During the event, the team showcased Grok 4’s capabilities through real-time demonstrations. Engineer Eric presented Grok 4 Heavy solving a challenging HLE math problem, while another engineer, Abby, demonstrated Grok 4’s ability to use tools to generate a visualization of two colliding black holes. The model not only indicated its simplifications for visual clarity but also referenced a university textbook on gravitational wave models during its reasoning process.

Musk expressed excitement about the future possibilities, stating that by the end of next year, Grok could potentially discover new useful technologies and even new physics. He acknowledged that while the model sometimes lacks common sense and hasn’t yet invented new technologies, he views this as a matter of time. Crowds of Robots

The Future of AI

As Grok 4’s capabilities grow exponentially, the team faces new challenges, including a “data bottleneck”—the difficulty in finding sufficiently challenging reinforcement learning problems. Musk believes that the ultimate test for AI reasoning lies in real-world applications, where AI’s ability to invent new technologies, design products, and create medications will serve as the final judge of its capabilities.

The concept of “Test and Compute” behind Grok 4 Heavy aims to tackle these challenges by enabling multiple AI agents to work in parallel, independently comparing results and sharing insights to arrive at the best answers. Musk described this approach as a “study group” that enhances the computational load during testing.

As the event wrapped up, xAI outlined its roadmap for the future. The team is actively working on a dedicated coding model expected to launch soon, addressing Grok 4’s current limitations in multimodal capabilities, particularly in visual understanding. Musk envisions the first truly excellent AI video game debuting next year, with the potential for AI-generated television shows and films on the horizon.

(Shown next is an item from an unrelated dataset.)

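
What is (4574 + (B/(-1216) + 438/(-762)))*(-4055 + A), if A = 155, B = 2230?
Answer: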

Grok 4 is now live, offering three subscription tiers: a free basic version, Supergrok at $30 per month, and Supergrok Heavy at $300 per month, with upcoming products planned for release in the coming months.

Conclusion

With Grok 4, Musk and xAI are pushing the boundaries of AI technology, aiming to revolutionize how we interact with intelligence. The launch event showcased not just the sophisticated capabilities of Grok 4 but also a vision for a future where AI plays an integral role in advancing human understanding and innovation. As we step into this new era of intelligence, the possibilities are indeed limitless.